Auch zweifelt der Anwalt die Zuständigkeit des Landgerichts München an. Die Angeklagten kämen alle aus Thüringen. 90 Prozent der angeklagten Straftaten seien im Ausland begangen worden. „Das müsse der Bundesgerichtshof entscheiden“, so der Verteidiger. Ausführlich trägt der Anwalt länger als eine Stunde Argumente und Details vor, warum in München nicht weiter verhandelt werden dürfe. Die Kammer lässt eine Entscheidung darüber am Mittwoch offen. Oberstaatsanwalt Kai Gräber weist die Vorwürfe des Verteidigers zurück.
Es geht in diesem Prozess um sehr viel mehr als ein bisschen Doping, das wird klar als die Vorsitzende Richterin, Marion Tischler, über ein Verständigungsgespräch von Anfang Juli informiert. Richter, Staatsanwaltschaft und Verteidiger haben sich über das Verfahren in München unterhalten. Zu einer Verständigung oder Absprachen sei es nicht gekommen, so das Gericht.

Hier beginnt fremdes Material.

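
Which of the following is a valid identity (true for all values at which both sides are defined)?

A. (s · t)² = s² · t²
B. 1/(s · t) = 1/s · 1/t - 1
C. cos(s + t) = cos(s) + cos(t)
A: holds — e.g. at (2, 7), both sides equal 196.
B: fails at (3, 7) — LHS = 1/21, RHS = -20/21.
C: fails at (1, 2) — LHS = cos(3) ≈ -0.99, RHS = cos(2) + cos(1) ≈ 0.1242.

Answer: A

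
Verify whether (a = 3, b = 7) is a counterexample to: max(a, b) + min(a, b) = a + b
No

Substituting a = 3, b = 7:
LHS = max(3, 7) + min(3, 7) = 10
RHS = 3 + 7 = 10

The sides agree, so this pair does not disprove the claim.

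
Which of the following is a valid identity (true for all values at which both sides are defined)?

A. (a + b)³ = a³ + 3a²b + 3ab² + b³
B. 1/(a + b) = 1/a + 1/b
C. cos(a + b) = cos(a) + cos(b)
A: holds — e.g. at (0, 1), both sides equal 1.
B: fails at (2, 5) — LHS = 1/7, RHS = 7/10.
C: fails at (6, 7) — LHS = cos(13) ≈ 0.9074, RHS = cos(7) + cos(6) ≈ 1.714.

Answer: A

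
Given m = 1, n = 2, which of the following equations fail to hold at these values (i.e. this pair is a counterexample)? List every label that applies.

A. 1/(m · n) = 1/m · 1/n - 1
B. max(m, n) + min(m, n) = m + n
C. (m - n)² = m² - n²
Evaluating each claim at the given values:
A. LHS = 1/2, RHS = -1/2 → fails here (LHS ≠ RHS)
B. LHS = 3, RHS = 3 → holds here (LHS = RHS)
C. LHS = 1, RHS = -3 → fails here (LHS ≠ RHS)

Answer: A, C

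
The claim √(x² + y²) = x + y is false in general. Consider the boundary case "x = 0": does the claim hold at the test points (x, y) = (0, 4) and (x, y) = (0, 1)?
At (0, 4): LHS = 4, RHS = 4 → equal
At (0, 1): LHS = 1, RHS = 1 → equal

So the claim does hold at both of these boundary points, even though it is not an identity.

Answer: Yes, holds at both test points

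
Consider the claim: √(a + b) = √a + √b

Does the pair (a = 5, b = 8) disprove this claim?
Substituting a = 5, b = 8:
LHS = √(5 + 8) = √(13) ≈ 3.606
RHS = √5 + √8 = √(5) + 2·√(2) ≈ 5.064

Since LHS ≠ RHS, this pair disproves the claim.

Answer: Yes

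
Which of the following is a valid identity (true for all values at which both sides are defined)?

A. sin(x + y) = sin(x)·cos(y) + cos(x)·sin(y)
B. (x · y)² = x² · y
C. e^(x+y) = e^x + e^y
A

A: holds — e.g. at (2, 2), both sides equal sin(4) ≈ -0.7568.
B: fails at (3, 4) — LHS = 144, RHS = 36.
C: fails at (3, 5) — LHS = e^8 ≈ 2981, RHS = e^3 + e^5 ≈ 168.5.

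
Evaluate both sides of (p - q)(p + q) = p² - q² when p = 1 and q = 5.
LHS = (1 - 5)(1 + 5) = -24
RHS = 1² - 5² = -24

LHS = RHS: the two sides agree.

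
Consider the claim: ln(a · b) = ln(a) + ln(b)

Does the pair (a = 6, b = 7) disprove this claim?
No

Substituting a = 6, b = 7:
LHS = ln(6 · 7) = ln(42) ≈ 3.738
RHS = ln(6) + ln(7) ≈ 3.738

The sides agree, so this pair does not disprove the claim.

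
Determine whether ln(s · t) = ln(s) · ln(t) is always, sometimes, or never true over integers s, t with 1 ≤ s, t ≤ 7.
It holds at (s, t) = (1, 1) (both sides equal 0), but fails at (s, t) = (5, 3) (LHS = ln(15) ≈ 2.708, RHS = ln(3)·ln(5) ≈ 1.768).

Answer: Sometimes true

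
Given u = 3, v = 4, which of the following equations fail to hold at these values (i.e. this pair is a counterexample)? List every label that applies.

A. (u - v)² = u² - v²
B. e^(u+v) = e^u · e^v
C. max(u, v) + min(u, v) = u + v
Evaluating each claim at the given values:
A. LHS = 1, RHS = -7 → fails here (LHS ≠ RHS)
B. LHS = e^7 ≈ 1097, RHS = e^7 ≈ 1097 → holds here (LHS = RHS)
C. LHS = 7, RHS = 7 → holds here (LHS = RHS)

Answer: A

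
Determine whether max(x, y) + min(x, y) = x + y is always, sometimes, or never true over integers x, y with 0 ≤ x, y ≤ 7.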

Trotzdem gibt es Orientierungen für die Verhandlung: Vier bis sechs Jahre Haft und Berufsverbot für den Hauptangeklagten sehen die Richter im Bereich des Möglichen für
Mark S.. Voraussetzung ist, er sagt konsequent und allumfassend aus. Die Vorstellung seiner Verteidiger soll zwischen dreieinhalb und viereinhalb Jahren Haft liegen, so das Gericht. Auch Dirk Q. könnte eine Haftstrafe von drei bis dreieinhalb Jahren drohen, wenn das Gericht zur Annahme kommen sollte, dass er nicht nur Gehilfe sondern Mittäter war. Zwei der anderen drei Angeklagten müssten mit Bewährungsstrafen rechnen. Der fünfte Angeklagte darf auf eine Geldstrafe hoffen. Doch bis zu den Urteilen sind vorerst noch 25 Verhandlungstage geplant.
Zum Prozessauftakt stellt sich Mark S. mit Händen in den Hosentaschen den Fotografen. Er verharrt zwischen seinen beiden Verteidigern. Anderen Angeklagten war das
Klicken der Fotoapparate kurz vor Verhandlungsbeginn deutlich unangenehmer, sie versteckten ihre Gesichter hinter einem Aktendeckel oder unter einer Kapuze.
Die Corona-Einschränkungen am Justizzentrum führten gleich zum Auftakt zu einer Kuriosität. Denn die 2. Strafkammer musste zwei Mal den Verhandlungssaal betreten. Das erste Mal präsentierten sich die Richter den Fotografen kurz darauf noch einmal den Fernsehkameras. Wegen des Mindestabstands durften nicht alle Foto- und Fernsehjournalisten gleichzeitig den Raum betreten. Anschließend wurde verhandelt. Allerdings vor deutlich weniger Zuschauern als üblich, die 100 Plätze durften auf der Tribüne nur sechs Journalisten und sieben Zuschauer einnehmen.